197,444 people. It is the highest record that was achieved by veteran metal kings Metallica in Foro Sol just a year ago in three consecutive concerts. Never before had the venue gathered such number of enthusiastic fans. The Californian band, who had the luxury of coming with the mythical Iggy Pop, hurried to mention that in their social networks: another important date to add to their accomplishments. Some years earlier, Metallica had played in Palacio de los Deportes nothing but eight days in a row!. In no city in the world is there such a demand, for Metallica or any other band.
Metallica’s records are not a single case. For more than a decade, Mexico City has become a must destination for touring bands and artists from all around the world, with unbeatable records of attendance figures. In 2011 Irish band U2 succeeded in bringing together 300,000 people in mythical Azteca Stadium for three nights in a row, so “sold out” posters had to be hung. An amazing record even for a band used to filling up stadiums since the mid 80’s.
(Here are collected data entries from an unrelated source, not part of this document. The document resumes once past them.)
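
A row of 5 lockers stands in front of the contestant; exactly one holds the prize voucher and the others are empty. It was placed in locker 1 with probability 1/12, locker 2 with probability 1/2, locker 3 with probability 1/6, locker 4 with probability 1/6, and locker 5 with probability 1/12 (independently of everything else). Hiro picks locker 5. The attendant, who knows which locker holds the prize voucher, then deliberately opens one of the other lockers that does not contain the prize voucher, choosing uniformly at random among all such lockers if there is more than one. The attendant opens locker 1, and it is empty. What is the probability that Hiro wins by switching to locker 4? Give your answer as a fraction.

Apply Bayes' rule, conditioning on where the prize voucher actually is.
If it is in locker 1 (prior 1/12): the attendant opened locker 1, so this case is ruled out; weight (1/12)·0 = 0.
If it is in locker 2 (prior 1/2): the attendant has 3 equally likely choices, so probability 1/3; weight (1/2)·(1/3) = 1/6.
If it is in either of lockers 3 and 4 (prior 1/6 each): the attendant has 3 equally likely choices, so probability 1/3; weight (1/6)·(1/3) = 1/18 each.
If it is in locker 5 (prior 1/12): the attendant has 4 equally likely choices, so probability 1/4; weight (1/12)·(1/4) = 1/48.
The weights sum to 43/144.
So P(the prize voucher in locker 4 | the attendant opened locker 1) = (1/18) / (43/144) = 8/43.

8/43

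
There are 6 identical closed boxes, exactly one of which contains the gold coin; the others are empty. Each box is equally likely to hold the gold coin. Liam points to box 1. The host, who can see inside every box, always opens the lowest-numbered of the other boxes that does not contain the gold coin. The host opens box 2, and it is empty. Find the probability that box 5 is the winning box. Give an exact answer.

1/5

Apply Bayes' rule, conditioning on where the gold coin actually is.
If it is in any of boxes 1, 3, 4, 5, and 6 (prior 1/6 each): box 2 is the lowest-numbered option available, probability 1; weight (1/6)·1 = 1/6 each.
If it is in box 2 (prior 1/6): the host opened box 2, so this case is ruled out; weight (1/6)·0 = 0.
The weights sum to 5/6.
So P(the gold coin in box 5 | the host opened box 2) = (1/6) / (5/6) = 1/5.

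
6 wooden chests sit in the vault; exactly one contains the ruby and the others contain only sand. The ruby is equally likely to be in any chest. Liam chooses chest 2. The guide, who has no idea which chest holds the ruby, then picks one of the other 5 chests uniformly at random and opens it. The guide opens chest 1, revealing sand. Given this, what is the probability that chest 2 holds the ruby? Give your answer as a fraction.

Because the guide chose which chest to open without knowing where the ruby is, the choice is independent of the prize location. Learning that chest 1 does not hold the ruby simply rules out that one location and leaves the remaining 5 chests still equally likely by symmetry.
So P(the ruby in chest 2) = 1/5.

1/5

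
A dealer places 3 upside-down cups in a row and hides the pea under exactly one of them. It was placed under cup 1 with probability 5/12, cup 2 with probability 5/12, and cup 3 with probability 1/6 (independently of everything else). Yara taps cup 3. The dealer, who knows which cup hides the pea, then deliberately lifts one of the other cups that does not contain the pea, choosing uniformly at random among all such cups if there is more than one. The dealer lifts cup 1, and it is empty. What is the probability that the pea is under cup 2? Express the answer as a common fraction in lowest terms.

5/6

Condition on the true location of the pea.
If it is under cup 1 (prior 5/12): the dealer opened cup 1, so this case is ruled out; weight (5/12)·0 = 0.
If it is under cup 2 (prior 5/12): the dealer has no choice, probability 1; weight (5/12)·1 = 5/12.
If it is under cup 3 (prior 1/6): the dealer has 2 equally likely choices, so probability 1/2; weight (1/6)·(1/2) = 1/12.
The weights sum to 1/2.
So P(the pea under cup 2 | the dealer opened cup 1) = (5/12) / (1/2) = 5/6.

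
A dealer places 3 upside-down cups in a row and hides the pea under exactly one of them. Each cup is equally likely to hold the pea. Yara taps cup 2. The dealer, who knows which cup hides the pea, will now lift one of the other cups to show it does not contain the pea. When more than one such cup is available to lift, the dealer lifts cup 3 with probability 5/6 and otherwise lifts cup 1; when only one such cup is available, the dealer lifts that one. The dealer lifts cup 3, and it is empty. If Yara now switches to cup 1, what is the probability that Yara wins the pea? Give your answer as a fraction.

6/11

Consider each possible location of the pea in turn.
If it is under cup 1 (prior 1/3): only cup 3 is available, probability 1; weight (1/3)·1 = 1/3.
If it is under cup 2 (prior 1/3): cup 3 is available, opened with probability 5/6; weight (1/3)·(5/6) = 5/18.
If it is under cup 3 (prior 1/3): the dealer opened cup 3, so this case is ruled out; weight (1/3)·0 = 0.
The weights sum to 11/18.
So P(the pea under cup 1 | the dealer opened cup 3) = (1/3) / (11/18) = 6/11.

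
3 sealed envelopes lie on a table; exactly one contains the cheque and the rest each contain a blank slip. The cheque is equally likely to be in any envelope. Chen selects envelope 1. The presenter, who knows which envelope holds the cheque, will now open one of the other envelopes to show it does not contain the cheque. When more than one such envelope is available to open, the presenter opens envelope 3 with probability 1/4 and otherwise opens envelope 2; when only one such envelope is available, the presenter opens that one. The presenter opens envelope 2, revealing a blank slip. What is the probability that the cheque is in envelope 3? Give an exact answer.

Apply Bayes' rule, conditioning on where the cheque actually is.
If it is in envelope 1 (prior 1/3): envelope 3 is available but not opened, probability 3/4; weight (1/3)·(3/4) = 1/4.
If it is in envelope 2 (prior 1/3): the presenter opened envelope 2, so this case is ruled out; weight (1/3)·0 = 0.
If it is in envelope 3 (prior 1/3): only envelope 2 is available, probability 1; weight (1/3)·1 = 1/3.
The weights sum to 7/12.
So P(the cheque in envelope 3 | the presenter opened envelope 2) = (1/3) / (7/12) = 4/7.

4/7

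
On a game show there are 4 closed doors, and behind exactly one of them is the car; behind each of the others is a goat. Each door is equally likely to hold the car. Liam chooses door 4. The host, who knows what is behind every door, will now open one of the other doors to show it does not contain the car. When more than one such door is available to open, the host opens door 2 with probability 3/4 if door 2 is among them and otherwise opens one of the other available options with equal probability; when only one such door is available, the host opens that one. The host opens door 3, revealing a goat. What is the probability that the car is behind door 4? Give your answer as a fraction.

1/7

Apply Bayes' rule, conditioning on where the car actually is.
If it is behind door 1 (prior 1/4): door 2 is available but not opened, probability 1/4; weight (1/4)·(1/4) = 1/16.
If it is behind door 2 (prior 1/4): door 2 holds the prize so is unavailable; the host chooses uniformly among the 2 others, probability 1/2; weight (1/4)·(1/2) = 1/8.
If it is behind door 3 (prior 1/4): the host opened door 3, so this case is ruled out; weight (1/4)·0 = 0.
If it is behind door 4 (prior 1/4): door 2 is available but not opened; door 3 gets probability (1 − 3/4)/2 = 1/8; weight (1/4)·(1/8) = 1/32.
The weights sum to 7/32.
So P(the car behind door 4 | the host opened door 3) = (1/32) / (7/32) = 1/7.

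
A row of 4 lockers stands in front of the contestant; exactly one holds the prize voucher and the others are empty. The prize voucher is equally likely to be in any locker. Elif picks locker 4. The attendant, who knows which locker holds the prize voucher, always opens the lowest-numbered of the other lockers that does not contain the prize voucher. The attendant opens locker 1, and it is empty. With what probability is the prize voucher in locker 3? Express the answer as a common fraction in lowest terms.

Condition on the true location of the prize voucher.
If it is in locker 1 (prior 1/4): the attendant opened locker 1, so this case is ruled out; weight (1/4)·0 = 0.
If it is in any of lockers 2, 3, and 4 (prior 1/4 each): locker 1 is the lowest-numbered option available, probability 1; weight (1/4)·1 = 1/4 each.
The weights sum to 3/4.
So P(the prize voucher in locker 3 | the attendant opened locker 1) = (1/4) / (3/4) = 1/3.

1/3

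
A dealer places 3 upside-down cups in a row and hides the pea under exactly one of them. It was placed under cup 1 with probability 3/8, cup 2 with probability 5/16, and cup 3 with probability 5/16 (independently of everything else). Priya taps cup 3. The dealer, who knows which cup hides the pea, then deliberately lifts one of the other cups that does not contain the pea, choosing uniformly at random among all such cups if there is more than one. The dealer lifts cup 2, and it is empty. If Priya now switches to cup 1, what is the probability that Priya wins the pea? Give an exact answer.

12/17

Consider each possible location of the pea in turn.
If it is under cup 1 (prior 3/8): the dealer has no choice, probability 1; weight (3/8)·1 = 3/8.
If it is under cup 2 (prior 5/16): the dealer opened cup 2, so this case is ruled out; weight (5/16)·0 = 0.
If it is under cup 3 (prior 5/16): the dealer has 2 equally likely choices, so probability 1/2; weight (5/16)·(1/2) = 5/32.
The weights sum to 17/32.
So P(the pea under cup 1 | the dealer opened cup 2) = (3/8) / (17/32) = 12/17.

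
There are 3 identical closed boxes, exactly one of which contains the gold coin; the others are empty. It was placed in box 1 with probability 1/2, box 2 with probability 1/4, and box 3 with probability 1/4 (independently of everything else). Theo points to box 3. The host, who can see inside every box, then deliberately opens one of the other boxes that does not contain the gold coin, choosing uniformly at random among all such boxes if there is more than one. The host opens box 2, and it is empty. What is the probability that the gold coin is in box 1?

4/5

Condition on the true location of the gold coin.
If it is in box 1 (prior 1/2): the host has no choice, probability 1; weight (1/2)·1 = 1/2.
If it is in box 2 (prior 1/4): the host opened box 2, so this case is ruled out; weight (1/4)·0 = 0.
If it is in box 3 (prior 1/4): the host has 2 equally likely choices, so probability 1/2; weight (1/4)·(1/2) = 1/8.
The weights sum to 5/8.
So P(the gold coin in box 1 | the host opened box 2) = (1/2) / (5/8) = 4/5.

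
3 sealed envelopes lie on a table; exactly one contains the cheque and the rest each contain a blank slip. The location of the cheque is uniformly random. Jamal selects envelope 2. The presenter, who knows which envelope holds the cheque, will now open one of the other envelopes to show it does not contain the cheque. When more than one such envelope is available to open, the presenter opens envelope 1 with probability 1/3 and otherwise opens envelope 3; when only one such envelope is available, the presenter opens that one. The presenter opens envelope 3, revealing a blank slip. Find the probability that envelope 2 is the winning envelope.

2/5

Condition on the true location of the cheque.
If it is in envelope 1 (prior 1/3): only envelope 3 is available, probability 1; weight (1/3)·1 = 1/3.
If it is in envelope 2 (prior 1/3): envelope 1 is available but not opened, probability 2/3; weight (1/3)·(2/3) = 2/9.
If it is in envelope 3 (prior 1/3): the presenter opened envelope 3, so this case is ruled out; weight (1/3)·0 = 0.
The weights sum to 5/9.
So P(the cheque in envelope 2 | the presenter opened envelope 3) = (2/9) / (5/9) = 2/5.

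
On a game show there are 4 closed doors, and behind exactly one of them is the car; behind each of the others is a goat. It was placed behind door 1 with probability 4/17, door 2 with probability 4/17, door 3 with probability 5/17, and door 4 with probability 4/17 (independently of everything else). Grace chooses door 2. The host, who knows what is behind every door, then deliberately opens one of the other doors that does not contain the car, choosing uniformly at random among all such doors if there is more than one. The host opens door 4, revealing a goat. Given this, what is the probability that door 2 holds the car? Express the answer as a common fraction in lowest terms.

8/35

Apply Bayes' rule, conditioning on where the car actually is.
If it is behind door 1 (prior 4/17): the host has 2 equally likely choices, so probability 1/2; weight (4/17)·(1/2) = 2/17.
If it is behind door 2 (prior 4/17): the host has 3 equally likely choices, so probability 1/3; weight (4/17)·(1/3) = 4/51.
If it is behind door 3 (prior 5/17): the host has 2 equally likely choices, so probability 1/2; weight (5/17)·(1/2) = 5/34.
If it is behind door 4 (prior 4/17): the host opened door 4, so this case is ruled out; weight (4/17)·0 = 0.
The weights sum to 35/102.
So P(the car behind door 2 | the host opened door 4) = (4/51) / (35/102) = 8/35.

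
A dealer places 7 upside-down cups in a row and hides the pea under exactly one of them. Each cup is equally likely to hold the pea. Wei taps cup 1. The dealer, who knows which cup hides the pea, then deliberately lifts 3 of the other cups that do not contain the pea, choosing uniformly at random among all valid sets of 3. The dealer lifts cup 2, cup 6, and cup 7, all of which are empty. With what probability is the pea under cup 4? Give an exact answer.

Consider each possible location of the pea in turn.
If it is under cup 1 (prior 1/7): the dealer has 20 equally likely choices, so probability 1/20; weight (1/7)·(1/20) = 1/140.
If it is under any of cups 2, 6, and 7 (prior 1/7 each): that cup was opened and seen not to hold the prize — ruled out; weight (1/7)·0 = 0 each.
If it is under any of cups 3, 4, and 5 (prior 1/7 each): the dealer has 10 equally likely choices, so probability 1/10; weight (1/7)·(1/10) = 1/70 each.
The weights sum to 1/20.
So P(the pea under cup 4 | the dealer opened cup 2, cup 6, and cup 7) = (1/70) / (1/20) = 2/7.

2/7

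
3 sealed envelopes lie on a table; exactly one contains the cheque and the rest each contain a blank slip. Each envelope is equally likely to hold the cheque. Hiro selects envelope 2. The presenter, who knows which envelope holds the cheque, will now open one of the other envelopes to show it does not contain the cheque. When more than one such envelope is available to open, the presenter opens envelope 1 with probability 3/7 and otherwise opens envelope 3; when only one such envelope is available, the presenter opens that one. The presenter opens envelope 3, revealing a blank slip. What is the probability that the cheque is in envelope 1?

Consider each possible location of the cheque in turn.
If it is in envelope 1 (prior 1/3): only envelope 3 is available, probability 1; weight (1/3)·1 = 1/3.
If it is in envelope 2 (prior 1/3): envelope 1 is available but not opened, probability 4/7; weight (1/3)·(4/7) = 4/21.
If it is in envelope 3 (prior 1/3): the presenter opened envelope 3, so this case is ruled out; weight (1/3)·0 = 0.
The weights sum to 11/21.
So P(the cheque in envelope 1 | the presenter opened envelope 3) = (1/3) / (11/21) = 7/11.

7/11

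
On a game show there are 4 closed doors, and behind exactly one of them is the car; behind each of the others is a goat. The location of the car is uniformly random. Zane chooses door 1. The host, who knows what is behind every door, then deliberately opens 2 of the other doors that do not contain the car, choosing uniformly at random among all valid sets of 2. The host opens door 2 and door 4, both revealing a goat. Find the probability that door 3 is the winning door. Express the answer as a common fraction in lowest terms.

3/4

Consider each possible location of the car in turn.
If it is behind door 1 (prior 1/4): the host has 3 equally likely choices, so probability 1/3; weight (1/4)·(1/3) = 1/12.
If it is behind either of doors 2 and 4 (prior 1/4 each): that door was opened and seen not to hold the prize — ruled out; weight (1/4)·0 = 0 each.
If it is behind door 3 (prior 1/4): the host has no choice, probability 1; weight (1/4)·1 = 1/4.
The weights sum to 1/3.
So P(the car behind door 3 | the host opened door 2 and door 4) = (1/4) / (1/3) = 3/4.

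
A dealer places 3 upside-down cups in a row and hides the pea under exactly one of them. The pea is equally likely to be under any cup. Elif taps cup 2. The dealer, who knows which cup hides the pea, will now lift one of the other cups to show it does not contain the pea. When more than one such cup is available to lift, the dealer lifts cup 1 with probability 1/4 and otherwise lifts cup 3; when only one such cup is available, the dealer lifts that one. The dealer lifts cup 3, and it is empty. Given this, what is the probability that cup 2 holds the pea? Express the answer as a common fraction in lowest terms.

3/7

Condition on the true location of the pea.
If it is under cup 1 (prior 1/3): only cup 3 is available, probability 1; weight (1/3)·1 = 1/3.
If it is under cup 2 (prior 1/3): cup 1 is available but not opened, probability 3/4; weight (1/3)·(3/4) = 1/4.
If it is under cup 3 (prior 1/3): the dealer opened cup 3, so this case is ruled out; weight (1/3)·0 = 0.
The weights sum to 7/12.
So P(the pea under cup 2 | the dealer opened cup 3) = (1/4) / (7/12) = 3/7.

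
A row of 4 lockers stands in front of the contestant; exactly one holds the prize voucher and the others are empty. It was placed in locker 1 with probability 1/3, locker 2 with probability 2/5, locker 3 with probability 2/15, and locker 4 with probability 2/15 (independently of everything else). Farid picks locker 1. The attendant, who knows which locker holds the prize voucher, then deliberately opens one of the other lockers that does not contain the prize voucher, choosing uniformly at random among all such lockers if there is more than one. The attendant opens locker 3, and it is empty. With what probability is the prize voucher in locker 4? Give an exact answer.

3/17

Condition on the true location of the prize voucher.
If it is in locker 1 (prior 1/3): the attendant has 3 equally likely choices, so probability 1/3; weight (1/3)·(1/3) = 1/9.
If it is in locker 2 (prior 2/5): the attendant has 2 equally likely choices, so probability 1/2; weight (2/5)·(1/2) = 1/5.
If it is in locker 3 (prior 2/15): the attendant opened locker 3, so this case is ruled out; weight (2/15)·0 = 0.
If it is in locker 4 (prior 2/15): the attendant has 2 equally likely choices, so probability 1/2; weight (2/15)·(1/2) = 1/15.
The weights sum to 17/45.
So P(the prize voucher in locker 4 | the attendant opened locker 3) = (1/15) / (17/45) = 3/17.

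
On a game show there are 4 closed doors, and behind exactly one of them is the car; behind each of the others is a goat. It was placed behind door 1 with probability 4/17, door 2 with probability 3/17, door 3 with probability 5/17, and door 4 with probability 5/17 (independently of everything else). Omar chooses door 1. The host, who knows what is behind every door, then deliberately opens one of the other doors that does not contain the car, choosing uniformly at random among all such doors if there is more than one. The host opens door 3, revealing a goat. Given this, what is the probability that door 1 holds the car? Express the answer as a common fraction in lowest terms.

Apply Bayes' rule, conditioning on where the car actually is.
If it is behind door 1 (prior 4/17): the host has 3 equally likely choices, so probability 1/3; weight (4/17)·(1/3) = 4/51.
If it is behind door 2 (prior 3/17): the host has 2 equally likely choices, so probability 1/2; weight (3/17)·(1/2) = 3/34.
If it is behind door 3 (prior 5/17): the host opened door 3, so this case is ruled out; weight (5/17)·0 = 0.
If it is behind door 4 (prior 5/17): the host has 2 equally likely choices, so probability 1/2; weight (5/17)·(1/2) = 5/34.
The weights sum to 16/51.
So P(the car behind door 1 | the host opened door 3) = (4/51) / (16/51) = 1/4.

1/4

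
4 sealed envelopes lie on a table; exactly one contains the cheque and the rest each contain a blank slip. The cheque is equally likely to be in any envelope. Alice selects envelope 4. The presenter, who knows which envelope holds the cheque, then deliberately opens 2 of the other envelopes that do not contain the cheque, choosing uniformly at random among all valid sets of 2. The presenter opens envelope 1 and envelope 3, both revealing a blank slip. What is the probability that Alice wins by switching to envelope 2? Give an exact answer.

Consider each possible location of the cheque in turn.
If it is in either of envelopes 1 and 3 (prior 1/4 each): that envelope was opened and seen not to hold the prize — ruled out; weight (1/4)·0 = 0 each.
If it is in envelope 2 (prior 1/4): the presenter has no choice, probability 1; weight (1/4)·1 = 1/4.
If it is in envelope 4 (prior 1/4): the presenter has 3 equally likely choices, so probability 1/3; weight (1/4)·(1/3) = 1/12.
The weights sum to 1/3.
So P(the cheque in envelope 2 | the presenter opened envelope 1 and envelope 3) = (1/4) / (1/3) = 3/4.

3/4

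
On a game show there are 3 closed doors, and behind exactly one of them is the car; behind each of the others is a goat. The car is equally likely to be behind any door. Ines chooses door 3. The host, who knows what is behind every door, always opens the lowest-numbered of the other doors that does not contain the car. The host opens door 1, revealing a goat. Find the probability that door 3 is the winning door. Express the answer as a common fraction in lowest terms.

Apply Bayes' rule, conditioning on where the car actually is.
If it is behind door 1 (prior 1/3): the host opened door 1, so this case is ruled out; weight (1/3)·0 = 0.
If it is behind either of doors 2 and 3 (prior 1/3 each): door 1 is the lowest-numbered option available, probability 1; weight (1/3)·1 = 1/3 each.
The weights sum to 2/3.
So P(the car behind door 3 | the host opened door 1) = (1/3) / (2/3) = 1/2.

1/2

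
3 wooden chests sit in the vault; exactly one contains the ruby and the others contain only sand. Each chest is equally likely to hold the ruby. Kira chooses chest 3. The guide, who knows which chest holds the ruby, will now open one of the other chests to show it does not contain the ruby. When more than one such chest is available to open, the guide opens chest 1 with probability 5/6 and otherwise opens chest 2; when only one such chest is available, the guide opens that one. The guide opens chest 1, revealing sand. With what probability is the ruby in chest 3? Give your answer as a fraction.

5/11

Condition on the true location of the ruby.
If it is in chest 1 (prior 1/3): the guide opened chest 1, so this case is ruled out; weight (1/3)·0 = 0.
If it is in chest 2 (prior 1/3): only chest 1 is available, probability 1; weight (1/3)·1 = 1/3.
If it is in chest 3 (prior 1/3): chest 1 is available, opened with probability 5/6; weight (1/3)·(5/6) = 5/18.
The weights sum to 11/18.
So P(the ruby in chest 3 | the guide opened chest 1) = (5/18) / (11/18) = 5/11.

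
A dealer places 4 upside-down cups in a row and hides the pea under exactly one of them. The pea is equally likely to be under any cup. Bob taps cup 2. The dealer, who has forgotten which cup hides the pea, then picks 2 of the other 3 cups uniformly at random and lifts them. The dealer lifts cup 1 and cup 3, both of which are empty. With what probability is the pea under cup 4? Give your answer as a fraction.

Apply Bayes' rule, conditioning on where the pea actually is.
If it is under either of cups 1 and 3 (prior 1/4 each): that cup was opened and seen not to hold the prize — ruled out; weight (1/4)·0 = 0 each.
If it is under either of cups 2 and 4 (prior 1/4 each): the dealer picks exactly this set with probability 1/3 regardless, and none is the prize; weight (1/4)·(1/3) = 1/12 each.
The weights sum to 1/6.
So P(the pea under cup 4 | the dealer opened cup 1 and cup 3) = (1/12) / (1/6) = 1/2.

1/2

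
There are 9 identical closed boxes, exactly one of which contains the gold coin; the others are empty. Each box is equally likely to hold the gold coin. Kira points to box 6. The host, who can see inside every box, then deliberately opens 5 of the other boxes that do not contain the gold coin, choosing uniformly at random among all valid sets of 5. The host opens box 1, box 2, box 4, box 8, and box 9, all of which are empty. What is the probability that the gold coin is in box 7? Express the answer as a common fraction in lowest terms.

8/27

Apply Bayes' rule, conditioning on where the gold coin actually is.
If it is in any of boxes 1, 2, 4, 8, and 9 (prior 1/9 each): that box was opened and seen not to hold the prize — ruled out; weight (1/9)·0 = 0 each.
If it is in any of boxes 3, 5, and 7 (prior 1/9 each): the host has 21 equally likely choices, so probability 1/21; weight (1/9)·(1/21) = 1/189 each.
If it is in box 6 (prior 1/9): the host has 56 equally likely choices, so probability 1/56; weight (1/9)·(1/56) = 1/504.
The weights sum to 1/56.
So P(the gold coin in box 7 | the host opened box 1, box 2, box 4, box 8, and box 9) = (1/189) / (1/56) = 8/27.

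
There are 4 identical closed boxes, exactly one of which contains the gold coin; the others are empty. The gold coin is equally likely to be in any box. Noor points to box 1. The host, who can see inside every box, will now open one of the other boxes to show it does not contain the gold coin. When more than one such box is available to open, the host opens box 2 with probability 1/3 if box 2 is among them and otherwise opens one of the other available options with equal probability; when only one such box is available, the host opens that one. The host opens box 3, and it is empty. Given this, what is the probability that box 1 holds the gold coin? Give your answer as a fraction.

Condition on the true location of the gold coin.
If it is in box 1 (prior 1/4): box 2 is available but not opened; box 3 gets probability (1 − 1/3)/2 = 1/3; weight (1/4)·(1/3) = 1/12.
If it is in box 2 (prior 1/4): box 2 holds the prize so is unavailable; the host chooses uniformly among the 2 others, probability 1/2; weight (1/4)·(1/2) = 1/8.
If it is in box 3 (prior 1/4): the host opened box 3, so this case is ruled out; weight (1/4)·0 = 0.
If it is in box 4 (prior 1/4): box 2 is available but not opened, probability 2/3; weight (1/4)·(2/3) = 1/6.
The weights sum to 3/8.
So P(the gold coin in box 1 | the host opened box 3) = (1/12) / (3/8) = 2/9.

2/9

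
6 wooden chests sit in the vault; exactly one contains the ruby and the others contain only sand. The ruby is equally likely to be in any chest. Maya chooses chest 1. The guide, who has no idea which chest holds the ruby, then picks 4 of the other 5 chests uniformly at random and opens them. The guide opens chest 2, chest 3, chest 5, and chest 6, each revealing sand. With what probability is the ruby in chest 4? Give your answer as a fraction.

1/2

Apply Bayes' rule, conditioning on where the ruby actually is.
If it is in either of chests 1 and 4 (prior 1/6 each): the guide picks exactly this set with probability 1/5 regardless, and none is the prize; weight (1/6)·(1/5) = 1/30 each.
If it is in any of chests 2, 3, 5, and 6 (prior 1/6 each): that chest was opened and seen not to hold the prize — ruled out; weight (1/6)·0 = 0 each.
The weights sum to 1/15.
So P(the ruby in chest 4 | the guide opened chest 2, chest 3, chest 5, and chest 6) = (1/30) / (1/15) = 1/2.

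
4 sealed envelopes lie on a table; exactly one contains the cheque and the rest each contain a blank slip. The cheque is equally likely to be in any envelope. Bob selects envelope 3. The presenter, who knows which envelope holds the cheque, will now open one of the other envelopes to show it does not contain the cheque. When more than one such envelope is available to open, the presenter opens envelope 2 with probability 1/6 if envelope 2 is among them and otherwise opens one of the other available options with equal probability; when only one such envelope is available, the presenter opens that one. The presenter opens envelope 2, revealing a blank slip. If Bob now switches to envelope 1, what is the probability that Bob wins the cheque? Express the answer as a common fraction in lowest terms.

Condition on the true location of the cheque.
If it is in any of envelopes 1, 3, and 4 (prior 1/4 each): envelope 2 is available, opened with probability 1/6; weight (1/4)·(1/6) = 1/24 each.
If it is in envelope 2 (prior 1/4): the presenter opened envelope 2, so this case is ruled out; weight (1/4)·0 = 0.
The weights sum to 1/8.
So P(the cheque in envelope 1 | the presenter opened envelope 2) = (1/24) / (1/8) = 1/3.

1/3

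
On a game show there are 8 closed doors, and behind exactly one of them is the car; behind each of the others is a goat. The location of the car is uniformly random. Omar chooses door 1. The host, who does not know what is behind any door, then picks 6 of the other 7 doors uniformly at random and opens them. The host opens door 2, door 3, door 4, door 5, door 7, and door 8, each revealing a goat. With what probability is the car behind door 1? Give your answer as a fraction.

1/2

Consider each possible location of the car in turn.
If it is behind either of doors 1 and 6 (prior 1/8 each): the host picks exactly this set with probability 1/7 regardless, and none is the prize; weight (1/8)·(1/7) = 1/56 each.
If it is behind any of doors 2, 3, 4, 5, 7, and 8 (prior 1/8 each): that door was opened and seen not to hold the prize — ruled out; weight (1/8)·0 = 0 each.
The weights sum to 1/28.
So P(the car behind door 1 | the host opened door 2, door 3, door 4, door 5, door 7, and door 8) = (1/56) / (1/28) = 1/2.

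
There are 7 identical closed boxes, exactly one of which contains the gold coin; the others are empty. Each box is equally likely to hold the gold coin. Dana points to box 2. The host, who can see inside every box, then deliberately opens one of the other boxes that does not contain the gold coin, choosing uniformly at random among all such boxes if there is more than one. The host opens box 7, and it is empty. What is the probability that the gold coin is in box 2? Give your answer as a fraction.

Consider each possible location of the gold coin in turn.
If it is in any of boxes 1, 3, 4, 5, and 6 (prior 1/7 each): the host has 5 equally likely choices, so probability 1/5; weight (1/7)·(1/5) = 1/35 each.
If it is in box 2 (prior 1/7): the host has 6 equally likely choices, so probability 1/6; weight (1/7)·(1/6) = 1/42.
If it is in box 7 (prior 1/7): the host opened box 7, so this case is ruled out; weight (1/7)·0 = 0.
The weights sum to 1/6.
So P(the gold coin in box 2 | the host opened box 7) = (1/42) / (1/6) = 1/7.

1/7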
The scale is enormous in this city, even with Mexican artists. A highly illustrated example: local idol Luis Miguel offered 30 concerts in a row in Auditorio Nacional in 2006. The grand Zócalo Square has also been packed with massive concerts like the one by Roger Waters a year and a half ago. More than 200,000 attendees enjoyed the former member of Pink Floyd show, despite the vast array of stages, which considerably reduced the capacity of the massive square.
As promoters and artists confirm, the demand for live music for a long time has been as gigantic and enthusiastic as the city itself and its endless vitality. All the events get crowded. Apart from the above mentioned venues, Pepsi Center or Teatro Metropolitan host great artists continuously. Although it has been more than a quarter of a century since Michael Jackson packed Azteca Stadium for five nights in a row, the demand has become much more consistent, with artists coming from a wide range of genres.
British band The Cure played their longest concert ever in Foro Sol four years ago, breaking the record of four hours and six minutes. One of the longest in history. Tickets for artists like Madonna or Justin Bieber get sold out within minutes (25 minutes in one of Madonna’s latest tours); and prices can be either high or skyrocketing, even for European standards: people paid up to 12,000 pesos (about 534 euros) to see Paul McCartney. It is hard to see the American diva, another favourite of the local audience, for less than 4,000 pesos (180 euros).
However, on special occasions, fans have had the opportunity to enjoy their idols for free (with some paying VIP zones). It was the case of some of the most crowded concerts in the country’s history: Paul McCartney gathered 250,000 people in Zócalo Square in 2012; it was a historical event due to its size and impact. Canadian teen star Justin Bieber had to settle for 210,000 people in the same stage, although at the time it was published in certain media that he had beat the Beatles’ legendary bassist and singer.
In the case of Spanish artists, the fever dates back a long time, and there is a closer bond. Mexico City has been a second home for years. Many of them, ranging from Joaquín Sabina and Joan Manuel Serrat to the alternative scene, with names such as Granada’s Los Planetas, Barcelona’s Love of Lesbian or Madrid band Vetusta Morla (who recently played the renowned Plaza Condesa venue), for long have deemed Mexico City as a mandatory stopover. They have also played crowded concerts of great intensity. Ex-Héroes del Silencio Enrique Bunbury is the Spanish musician that has gathered the most fans in a single event. It was 90,000 people in Azteca Stadium, a record figure which seems hard to break even in his own country. Everything is done in grand style in Mexico City.